Let’s take a look at a file of nucleotide sequences that encode rna. Each sequence is represented by a header line that starts with a ‘>’. These sequences include information about species and gene names in the header lines (“Migut” stands for Mimulus guttatus) and have a gene ID associated with them after the period (e.g., “E00076” is the 76th gene on the fifth or “E” chromosome).

$ less rna.fa

TASK: Explore the file using by scrolling around with a mouse. How many headers are there in the file?

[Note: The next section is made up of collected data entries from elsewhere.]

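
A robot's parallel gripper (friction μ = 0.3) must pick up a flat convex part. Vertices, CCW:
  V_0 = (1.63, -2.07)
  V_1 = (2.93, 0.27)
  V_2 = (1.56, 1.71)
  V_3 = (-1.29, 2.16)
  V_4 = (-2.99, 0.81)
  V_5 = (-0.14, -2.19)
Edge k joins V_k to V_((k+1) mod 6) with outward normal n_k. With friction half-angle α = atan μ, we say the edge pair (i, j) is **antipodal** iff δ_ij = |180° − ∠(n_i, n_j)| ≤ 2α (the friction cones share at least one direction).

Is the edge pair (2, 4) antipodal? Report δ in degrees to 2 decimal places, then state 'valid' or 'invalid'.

δ = 37.50°, invalid

α = atan 0.3 = 16.70°;  2α = 33.40°
edge 2: e_2 = (-2.85, +0.45);  n_2 = (+0.1560, +0.9878)
edge 4: e_4 = (+2.85, -3.00);  n_4 = (-0.7250, -0.6887)
∠(n_2, n_4) = 142.50°
δ = |180° − 142.50°| = 37.50°
37.50° > 2α = 33.40°  →  invalid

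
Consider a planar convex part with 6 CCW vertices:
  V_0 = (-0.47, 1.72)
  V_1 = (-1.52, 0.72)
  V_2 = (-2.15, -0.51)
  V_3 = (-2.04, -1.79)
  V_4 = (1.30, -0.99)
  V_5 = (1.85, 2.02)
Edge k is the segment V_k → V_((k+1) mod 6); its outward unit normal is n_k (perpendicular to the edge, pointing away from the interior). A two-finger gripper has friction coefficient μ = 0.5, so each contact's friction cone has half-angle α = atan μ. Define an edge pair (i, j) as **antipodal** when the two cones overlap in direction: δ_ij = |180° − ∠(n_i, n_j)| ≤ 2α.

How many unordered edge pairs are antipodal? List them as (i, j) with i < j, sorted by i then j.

α = atan 0.5 = 26.57°;  2α = 53.13°
n_0 = (-0.6897, +0.7241)
n_1 = (-0.8900, +0.4559)
n_2 = (-0.9963, -0.0856)
n_3 = (+0.2329, -0.9725)
n_4 = (+0.9837, -0.1797)
n_5 = (-0.1282, +0.9917)
  (0,1): δ = 160.72°  ·
  (0,2): δ = 128.69°  ·
  (0,3): δ = 30.13°  ✓
  (0,4): δ = 36.04°  ✓
  (0,5): δ = 143.77°  ·
  (1,2): δ = 147.97°  ·
  (1,3): δ = 49.41°  ✓
  (1,4): δ = 16.77°  ✓
  (1,5): δ = 124.49°  ·
  (2,3): δ = 81.44°  ·
  (2,4): δ = 15.27°  ✓
  (2,5): δ = 92.46°  ·
  (3,4): δ = 113.82°  ·
  (3,5): δ = 6.10°  ✓
  (4,5): δ = 72.28°  ·
antipodal pairs: 6

count = 6; pairs: (0,3), (0,4), (1,3), (1,4), (2,4), (3,5)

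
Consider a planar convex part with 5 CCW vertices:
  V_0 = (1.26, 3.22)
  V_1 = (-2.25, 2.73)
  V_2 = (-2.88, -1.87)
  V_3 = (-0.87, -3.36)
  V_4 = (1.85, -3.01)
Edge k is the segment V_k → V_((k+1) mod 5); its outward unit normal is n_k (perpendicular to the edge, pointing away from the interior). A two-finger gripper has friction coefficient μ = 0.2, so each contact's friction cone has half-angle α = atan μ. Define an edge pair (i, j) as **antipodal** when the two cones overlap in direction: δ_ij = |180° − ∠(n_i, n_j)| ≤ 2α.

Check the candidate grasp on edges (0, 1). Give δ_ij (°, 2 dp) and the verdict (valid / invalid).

δ = 105.75°, invalid

α = atan 0.2 = 11.31°;  2α = 22.62°
edge 0: e_0 = (-3.51, -0.49);  n_0 = (-0.1383, +0.9904)
edge 1: e_1 = (-0.63, -4.60);  n_1 = (-0.9908, +0.1357)
∠(n_0, n_1) = 74.25°
δ = |180° − 74.25°| = 105.75°
105.75° > 2α = 22.62°  →  invalid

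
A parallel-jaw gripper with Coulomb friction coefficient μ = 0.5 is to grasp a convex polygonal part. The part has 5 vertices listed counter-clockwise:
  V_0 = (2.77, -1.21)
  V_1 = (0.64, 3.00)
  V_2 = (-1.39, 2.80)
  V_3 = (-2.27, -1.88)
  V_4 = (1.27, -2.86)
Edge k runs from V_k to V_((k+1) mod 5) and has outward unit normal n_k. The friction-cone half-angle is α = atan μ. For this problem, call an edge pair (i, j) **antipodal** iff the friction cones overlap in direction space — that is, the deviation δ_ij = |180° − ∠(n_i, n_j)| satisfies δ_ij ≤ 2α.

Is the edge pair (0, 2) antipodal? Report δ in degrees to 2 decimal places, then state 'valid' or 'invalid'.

α = atan 0.5 = 26.57°;  2α = 53.13°
edge 0: e_0 = (-2.13, +4.21);  n_0 = (+0.8923, +0.4514)
edge 2: e_2 = (-0.88, -4.68);  n_2 = (-0.9828, +0.1848)
∠(n_0, n_2) = 142.51°
δ = |180° − 142.51°| = 37.49°
37.49° ≤ 2α = 53.13°  →  valid

δ = 37.49°, valid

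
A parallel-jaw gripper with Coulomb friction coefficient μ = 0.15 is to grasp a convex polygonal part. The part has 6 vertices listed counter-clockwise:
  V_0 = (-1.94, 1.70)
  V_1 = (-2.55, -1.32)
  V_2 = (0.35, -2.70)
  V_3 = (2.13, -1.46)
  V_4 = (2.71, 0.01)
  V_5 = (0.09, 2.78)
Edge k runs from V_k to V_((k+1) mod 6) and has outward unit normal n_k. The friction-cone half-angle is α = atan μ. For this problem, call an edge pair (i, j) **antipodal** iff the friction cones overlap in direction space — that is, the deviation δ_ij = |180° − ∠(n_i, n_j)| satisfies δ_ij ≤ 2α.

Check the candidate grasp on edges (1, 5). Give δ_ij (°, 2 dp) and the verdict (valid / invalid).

α = atan 0.15 = 8.53°;  2α = 17.06°
edge 1: e_1 = (+2.90, -1.38);  n_1 = (-0.4297, -0.9030)
edge 5: e_5 = (-2.03, -1.08);  n_5 = (-0.4697, +0.8828)
∠(n_1, n_5) = 126.54°
δ = |180° − 126.54°| = 53.46°
53.46° > 2α = 17.06°  →  invalid

δ = 53.46°, invalid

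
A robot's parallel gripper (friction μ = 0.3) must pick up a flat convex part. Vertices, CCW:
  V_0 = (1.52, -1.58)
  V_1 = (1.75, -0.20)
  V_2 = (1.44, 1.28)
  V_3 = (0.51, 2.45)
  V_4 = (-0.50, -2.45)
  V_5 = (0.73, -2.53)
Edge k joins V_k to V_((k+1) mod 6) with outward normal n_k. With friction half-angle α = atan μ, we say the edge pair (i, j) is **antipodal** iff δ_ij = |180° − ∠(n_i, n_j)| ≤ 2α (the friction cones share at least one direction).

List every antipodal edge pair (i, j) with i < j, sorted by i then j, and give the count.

α = atan 0.3 = 16.70°;  2α = 33.40°
n_0 = (+0.9864, -0.1644)
n_1 = (+0.9788, +0.2050)
n_2 = (+0.7828, +0.6222)
n_3 = (-0.9794, +0.2019)
n_4 = (-0.0649, -0.9979)
n_5 = (+0.7689, -0.6394)
  (0,1): δ = 158.71°  ·
  (0,2): δ = 132.06°  ·
  (0,3): δ = 2.18°  ✓
  (0,4): δ = 95.74°  ·
  (0,5): δ = 149.72°  ·
  (1,2): δ = 153.35°  ·
  (1,3): δ = 23.48°  ✓
  (1,4): δ = 74.45°  ·
  (1,5): δ = 128.42°  ·
  (2,3): δ = 50.13°  ·
  (2,4): δ = 47.80°  ·
  (2,5): δ = 101.77°  ·
  (3,4): δ = 82.07°  ·
  (3,5): δ = 28.10°  ✓
  (4,5): δ = 126.02°  ·
antipodal pairs: 3

count = 3; pairs: (0,3), (1,3), (3,5)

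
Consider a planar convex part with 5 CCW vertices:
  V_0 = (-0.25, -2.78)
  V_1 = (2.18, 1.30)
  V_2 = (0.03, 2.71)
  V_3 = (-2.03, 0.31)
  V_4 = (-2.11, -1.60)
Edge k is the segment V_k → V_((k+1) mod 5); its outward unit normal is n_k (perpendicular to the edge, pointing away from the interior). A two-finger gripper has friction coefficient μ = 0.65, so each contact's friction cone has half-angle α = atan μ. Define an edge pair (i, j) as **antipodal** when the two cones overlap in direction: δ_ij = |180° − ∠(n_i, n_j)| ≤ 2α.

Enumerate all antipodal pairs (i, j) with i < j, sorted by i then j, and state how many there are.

α = atan 0.65 = 33.02°;  2α = 66.05°
n_0 = (+0.8592, -0.5117)
n_1 = (+0.5484, +0.8362)
n_2 = (-0.7588, +0.6513)
n_3 = (-0.9991, +0.0418)
n_4 = (-0.5357, -0.8444)
  (0,1): δ = 92.48°  ·
  (0,2): δ = 9.86°  ✓
  (0,3): δ = 28.38°  ✓
  (0,4): δ = 88.39°  ·
  (1,2): δ = 97.38°  ·
  (1,3): δ = 59.14°  ✓
  (1,4): δ = 0.87°  ✓
  (2,3): δ = 141.76°  ·
  (2,4): δ = 81.75°  ·
  (3,4): δ = 119.99°  ·
antipodal pairs: 4

count = 4; pairs: (0,2), (0,3), (1,3), (1,4)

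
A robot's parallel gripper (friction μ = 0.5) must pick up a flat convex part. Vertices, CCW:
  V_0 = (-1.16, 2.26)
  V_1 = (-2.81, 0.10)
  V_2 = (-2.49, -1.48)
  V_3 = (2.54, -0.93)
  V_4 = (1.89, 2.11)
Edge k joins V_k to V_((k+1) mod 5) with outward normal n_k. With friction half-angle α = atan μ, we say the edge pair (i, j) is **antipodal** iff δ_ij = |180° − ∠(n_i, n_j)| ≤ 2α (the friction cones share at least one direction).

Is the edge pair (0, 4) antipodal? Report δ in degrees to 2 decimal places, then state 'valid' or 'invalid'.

δ = 124.56°, invalid

α = atan 0.5 = 26.57°;  2α = 53.13°
edge 0: e_0 = (-1.65, -2.16);  n_0 = (-0.7947, +0.6070)
edge 4: e_4 = (-3.05, +0.15);  n_4 = (+0.0491, +0.9988)
∠(n_0, n_4) = 55.44°
δ = |180° − 55.44°| = 124.56°
124.56° > 2α = 53.13°  →  invalid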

When you are done looking at the file, get out of less by typing q for quit.


Editing files with nano

In addition to looking at files, you may also want to create files you can manipulate or edit files that already exist. Fortunately, UNIX has a built-in text editor that is pretty handy. You can access the text editor with the command nano.

$ nano test

Your screen should look like:

Look at all those handy functions detailed across the bottom!

Type ‘this is a test’ in the file and close it by pressing ‘control’ and ‘X’ at the same time. You should say ‘y’ when asked if you want to save it. You should now have a new file called ‘test’ in your directory. If you use less to look at it, it should read ‘this is a test’.


LAB ASSIGNMENT 1

Your lab is almost finished. Please complete the following activity to confirm that you have finished the lab. This will test your ability to move, copy, and edit files.

You can use nano to edit a file that already exists. First, copy the rna.fa into a new file named rna.fa_my_lab_id. Using nano, edit the rna.fa_my_lab_id file by changing the name of the first header to ‘Gene1’. Then, use the mv command to move the rna.fa_my_lab_id to the /workdir/genomics/lab1 directory.